You can look at my code and the log file at GitHub - TonysCousin/cda0 at ray-hang. A couple notes to easy your navigation:

  • The main program is cda0_tune.py
  • The custom callback is in cda_callbacks.py - note that this hard-codes the checkpoint file (passing a name into the CLI arg list doesn’t do anything)
  • A log of the current run is in RAY_HANGING_LOG.txt
  • The checkpoint it is trying to read was built just a couple days ago with this same code, but starting without a checkpoint as input. This checkpoint represents a well-trained agent (for its first task).
  • In the CdaCallbacks code I have also substituted the existing “Algorithm” (line 30 and line 54) with “PPO”, but the behavior is no different.

Thank you very much for whatever insight you can provide!


Thanks for putting in the effort.
I’ve been playing with your script a little and it works on my end.
I can save a checkpoint and load it later.
Without the checkpoint, the script does not hang at __fetch_result?

@arturn, not sure what you mean “without the checkpoint”. If I set ckpt = None then errors are generated early in the run and trial manager is shut down. If I comment out the code for PPO.from_checkpoint(ckpt) then runs fine, but of course it misses the whole point of loading data.

I just pushed the checkpoint sub-dir that I’m testing with to Github.
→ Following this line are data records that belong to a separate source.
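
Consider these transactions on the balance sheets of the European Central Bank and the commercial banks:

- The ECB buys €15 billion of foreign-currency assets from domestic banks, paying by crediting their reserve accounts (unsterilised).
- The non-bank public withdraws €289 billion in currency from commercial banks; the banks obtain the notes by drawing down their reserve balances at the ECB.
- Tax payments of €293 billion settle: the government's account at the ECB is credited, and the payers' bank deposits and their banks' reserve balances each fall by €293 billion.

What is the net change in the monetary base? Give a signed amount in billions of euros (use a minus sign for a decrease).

ECB balance sheet:
  Assets:      Foreign assets +€15B
  Liabilities: Bank reserves −€567B, Currency in circulation +€289B, Government deposits +€293B
Monetary base = currency + reserves: +€289B + (−€567B) = -€278 billion.

-€278 billion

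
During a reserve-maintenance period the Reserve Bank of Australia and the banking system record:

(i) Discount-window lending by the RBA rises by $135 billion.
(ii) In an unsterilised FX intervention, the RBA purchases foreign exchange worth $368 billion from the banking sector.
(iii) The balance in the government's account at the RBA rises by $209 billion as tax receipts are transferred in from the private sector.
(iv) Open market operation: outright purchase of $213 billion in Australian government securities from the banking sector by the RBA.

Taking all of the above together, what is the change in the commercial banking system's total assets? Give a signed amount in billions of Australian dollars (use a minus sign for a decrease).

Discount-window loan $135 billion: bank balance sheets expand → +$135B.
FX purchase $368 billion: just an asset swap on bank balance sheets → 0.
Government account inflow $209 billion: bank balance sheets shrink → −$209B.
OMO purchase (from banks) $213 billion: just an asset swap on bank balance sheets → 0.
Net: 135 + 0 − 209 + 0 = -$74 billion.

-$74 billion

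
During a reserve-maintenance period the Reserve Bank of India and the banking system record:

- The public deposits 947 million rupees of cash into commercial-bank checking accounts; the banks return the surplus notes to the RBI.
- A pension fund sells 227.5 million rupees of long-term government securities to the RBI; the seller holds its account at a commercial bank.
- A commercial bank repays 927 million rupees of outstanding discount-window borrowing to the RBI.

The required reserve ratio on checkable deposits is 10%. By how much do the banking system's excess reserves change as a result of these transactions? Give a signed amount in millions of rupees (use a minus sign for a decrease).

Currency deposit 947 million rupees: reserves +947M, deposits +947M.
Asset purchase (from non-banks) 227.5 million rupees: reserves +227.5M, deposits +227.5M.
Discount-window repayment 927 million rupees: reserves −927M, deposits 0.
Totals: Δreserves = +247.5M, Δdeposits = +1174.5M.
Δrequired reserves = 10% × +1174.5M = +117.45M.
Δexcess reserves = Δreserves − Δrequired = +247.5M − (+117.45M) = +130.05 million.

+130.05 million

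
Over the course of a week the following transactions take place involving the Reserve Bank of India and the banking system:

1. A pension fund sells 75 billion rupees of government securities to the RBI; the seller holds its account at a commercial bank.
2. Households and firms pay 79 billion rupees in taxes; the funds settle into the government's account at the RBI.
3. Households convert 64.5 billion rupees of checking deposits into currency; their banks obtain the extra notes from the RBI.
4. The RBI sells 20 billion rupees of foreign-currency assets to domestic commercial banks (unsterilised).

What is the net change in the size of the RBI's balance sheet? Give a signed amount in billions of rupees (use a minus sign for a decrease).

Asset purchase (from non-banks) 75 billion rupees: an RBI asset is acquired → +75B.
Government account inflow 79 billion rupees: only the composition of liabilities changes → 0.
Currency withdrawal 64.5 billion rupees: only the composition of liabilities changes → 0.
FX sale 20 billion rupees: an RBI asset is shed → −20B.
Net: 75 + 0 + 0 − 20 = +55 billion.

+55 billion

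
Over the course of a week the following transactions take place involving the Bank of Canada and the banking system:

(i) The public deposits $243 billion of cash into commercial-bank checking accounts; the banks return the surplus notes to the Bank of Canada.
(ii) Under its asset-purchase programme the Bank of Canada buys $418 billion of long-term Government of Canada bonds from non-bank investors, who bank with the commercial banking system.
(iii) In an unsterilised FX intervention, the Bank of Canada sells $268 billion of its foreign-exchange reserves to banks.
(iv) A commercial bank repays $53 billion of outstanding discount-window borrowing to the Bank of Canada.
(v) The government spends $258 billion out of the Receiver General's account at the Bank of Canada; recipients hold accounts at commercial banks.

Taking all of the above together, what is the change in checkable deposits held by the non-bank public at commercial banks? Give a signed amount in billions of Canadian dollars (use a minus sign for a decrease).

+$919 billion

Bank of Canada balance sheet:
  Assets:      Securities +$418B, Loans to banks −$53B, Foreign assets −$268B
  Liabilities: Bank reserves +$598B, Currency in circulation −$243B, Government deposits −$258B
Commercial banking system:
  Assets:      Reserves at CB +$598B, Foreign assets +$268B
  Liabilities: Checkable deposits +$919B, Borrowings from CB −$53B
So the change in checkable deposits held by the non-bank public at commercial banks is +$919 billion.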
If you care to look at that, you can now do so.

I have finally figured out which of the many implementations of wait() is the one being used here (ray._private.worker.wait()), and was able to follow the rabbit hole a little deeper. This function hangs when it calls worker.core_worker.wait(). core_worker is a ray._raylet.CoreWorker, which is implemented in Cython, a totally foreign thing to me! So I’m now officially stuck.


Update: just for kicks I edited the calls to WorkerSet.foreach_worker() by adding timeout_seconds = 1.0 from WorkerSet.add_workers() and from WorkerSet._get_spaces_from_remote_worker(). This allowed a lot more code to execute, but it still died, in _get_spaces_from_remote_worker() because the variable remote_spaces was empty.

I can understand the logic of scanning all possible workers/actors to gather data from whatever is out there, but it seems, in this case, to assume that remote workers exist when they don’t. Everything I’m doing is on the same machine. I guess remote workers can be on the local machine, but I have only specified 1 rollout worker and 1 evaluation worker. I don’t fully understand all the interactions here, but it seems that maybe the code is trying to gather info where it shouldn’t be (?). What do you think?